Electronic – Circuit protection fuse and MOV

capacitorcircuit-protectionfusesmov

I have designed an SMPS circuit in which i have seen bulk capacitor getting damaged in a few cases (2-3 cases out of 100, which is still huge if I am aiming for a bulk production). The circuit has been running stable for over 6 months at some places and I have seen the capacitor failure within days at others. As such I feel that it could be an edge case between capacitor quality and power line stability. It could be that capacitor is just on the verge of failing and if there are minor surges or power line fluctuations, the capacitor gets damaged. Am I correct in thinking so or should I investigate something else in the circuit?

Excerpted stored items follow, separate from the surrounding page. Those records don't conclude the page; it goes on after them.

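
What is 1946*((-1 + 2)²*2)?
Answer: 3892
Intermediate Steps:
1946*((-1 + 2)²*2) = 1946*(1²*2) = 1946*(1*2) = 1946*2 = 3892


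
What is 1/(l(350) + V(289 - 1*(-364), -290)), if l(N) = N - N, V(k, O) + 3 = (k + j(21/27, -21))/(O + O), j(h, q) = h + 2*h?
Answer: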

To mitigate this, I am planning to make two changes – (a) Use a branded capacitor like panasonic or so and (b) Use some sort of surge protection circuit as shown below:

Circuit protection

This is an inexpensive circuit that I could come up with – a fuse in series and MOV in parallel to absorb spikes.

1) What current rating should I choose for the fuse? Taking care of circuit inefficiency and a little headroom, I guess 50 mA is a safe number. Shall I choose next higher rating available? Is there a better way to do this – like using a PTC?

2) How do I select MOV for my use case? On digikey, there are fields like Varistor voltage – Min, typ, Max, energy and Max AC volts. What values will be suitable for my purpose?

Best Answer

If you design an SMPS, make it a standard practice to include a fuse and MOV. They ensure that your supply does not blow up in the field due to erratic input supply.

For the MOV, you may use 330V or higher rated part, since you mentioned your input supply in the range 180-280V. That should provide enough headroom. I design supplies for the range 180-265 and use 330V MOV. Works well for me.